The Anglican Peace and Justice Network (APJN), under the regional leadership of the Rt Revd Pie Ntukamazina, Bishop of Bujumbura, brought together delegates from 18 countries for meetings in Bujumbura, capital of Burundi.
While in Burundi they visited the site where Bishop Pie and members of his diocesan staff were abducted by rebels in 2004 and the Memorial of the Martyrs of Brotherhood at Buta, Bururi, where 40 young seminarians - Hutu and Tutsi - were massacred in April 1997, having chosen to die together.
Two widows gave their testimonies, describing the terrible atrocities witnessed during the war and how they had received support from the widows’ group organised by Mothers’ Union in Bujumbura diocese. The Rt Revd Martin Nyaboho, Bishop of Makamba diocese, reminded delegates that such stories could be reported thousands of times across the country and region and that poverty is rampant in all communities.

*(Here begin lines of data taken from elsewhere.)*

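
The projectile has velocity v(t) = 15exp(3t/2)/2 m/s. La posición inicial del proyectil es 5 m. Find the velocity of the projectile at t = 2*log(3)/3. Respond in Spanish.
Usando v(t) = 15·exp(3·t/2)/2 y sustituyendo t = 2*log(3)/3, encontramos v = 45/2.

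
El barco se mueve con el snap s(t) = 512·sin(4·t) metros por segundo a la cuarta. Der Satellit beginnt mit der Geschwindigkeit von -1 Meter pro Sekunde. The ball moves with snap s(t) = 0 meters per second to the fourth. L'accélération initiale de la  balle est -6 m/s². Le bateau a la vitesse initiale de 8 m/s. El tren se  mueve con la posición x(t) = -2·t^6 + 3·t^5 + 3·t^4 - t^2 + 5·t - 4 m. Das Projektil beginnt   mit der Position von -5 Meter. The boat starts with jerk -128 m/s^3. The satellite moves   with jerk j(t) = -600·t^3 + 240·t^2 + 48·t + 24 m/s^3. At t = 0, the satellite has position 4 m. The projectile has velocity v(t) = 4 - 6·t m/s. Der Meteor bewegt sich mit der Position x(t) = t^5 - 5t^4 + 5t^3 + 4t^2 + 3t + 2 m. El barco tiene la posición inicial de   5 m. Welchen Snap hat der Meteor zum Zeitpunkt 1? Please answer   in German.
Wir müssen unsere Gleichung für die Position x(t) = t^5 - 5·t^4 + 5·t^3 + 4·t^2 + 3·t + 2 4-mal ableiten. Die Ableitung von der Position ergibt die Geschwindigkeit: v(t) = 5·t^4 - 20·t^3 + 15·t^2 + 8·t + 3. Mit d/dt von v(t) finden wir a(t) = 20·t^3 - 60·t^2 + 30·t + 8. Mit d/dt von a(t) finden wir j(t) = 60·t^2 - 120·t + 30. Mit d/dt von j(t) finden wir s(t) = 120·t - 120. Aus der Gleichung für den Snap s(t) = 120·t - 120, setzen wir t = 1 ein und erhalten s = 0.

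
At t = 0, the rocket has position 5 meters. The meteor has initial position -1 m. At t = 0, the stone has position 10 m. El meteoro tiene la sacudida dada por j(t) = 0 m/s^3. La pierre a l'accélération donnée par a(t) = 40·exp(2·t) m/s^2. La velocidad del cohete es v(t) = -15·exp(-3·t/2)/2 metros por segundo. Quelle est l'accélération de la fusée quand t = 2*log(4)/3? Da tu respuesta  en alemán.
Wir müssen unsere Gleichung für die Geschwindigkeit v(t) = -15·exp(-3·t/2)/2 1-mal ableiten. Durch Ableiten von der Geschwindigkeit erhalten wir die Beschleunigung: a(t) = 45·exp(-3·t/2)/4. Wir haben die Beschleunigung a(t) = 45·exp(-3·t/2)/4. Durch Einsetzen von t = 2*log(4)/3: a(2*log(4)/3) = 45/16.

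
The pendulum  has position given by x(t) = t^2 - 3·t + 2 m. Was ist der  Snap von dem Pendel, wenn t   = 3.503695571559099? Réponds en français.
En partant de la position x(t) = t^2 - 3·t + 2, nous prenons 4 dérivées. La dérivée de la position donne la vitesse: v(t) = 2·t - 3. La dérivée de la vitesse donne l'accélération: a(t) = 2. En prenant d/dt de a(t), nous trouvons j(t) = 0. La dérivée du jerk donne le snap: s(t) = 0. En utilisant s(t) = 0 et en substituant t = 3.503695571559099, nous trouvons s = 0.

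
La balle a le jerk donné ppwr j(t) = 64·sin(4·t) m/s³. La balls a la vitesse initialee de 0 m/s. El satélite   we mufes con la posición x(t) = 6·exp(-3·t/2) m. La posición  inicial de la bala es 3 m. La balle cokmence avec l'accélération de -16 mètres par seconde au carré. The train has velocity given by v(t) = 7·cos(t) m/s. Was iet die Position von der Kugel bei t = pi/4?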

A central part of the gathering was reports from different areas of conflict, among them Sudan, Palestine, Korea and DR Congo. The role of the Church and other initiatives for reconciliation were shared by delegates. Bishop Pie Ntukamazina commented, “There is a desire to develop and deepen a theology of reconciliation in the Church both to better understand the important ministry already going on and to strengthen Christian approaches to pursuing peace and justice. The Gospel of reconciliation should be preached and lived in order to transform our communities and strengthen unity even in diversity in the Anglican Church worldwide. The APJN is a good tool to promote this ministry.”
Pervading the event was prayer and worship. Delegates joined members of the cathedral congregation for an opening service of Holy Communion at which the Rt Revd Sixbert Macumi, Bishop of Buye diocese, presided and Bishop Pie preached, as well as Sunday morning worship at which the preacher was the Rt Revd Micah Dawidi, Bishop of the diocese of Juba, Sudan. There was individual prayer ministry for those carrying the pain of the situations from which they had come.
A communiqué and report were agreed by delegates. Summarising the event, the Revd Canon Brian Grieves, Secretary of APJN, said that it had produced a ‘surprisingly rich communiqué and a report that will be a helpful resource for the Anglican Communion as it identifies models for conflict transformation’.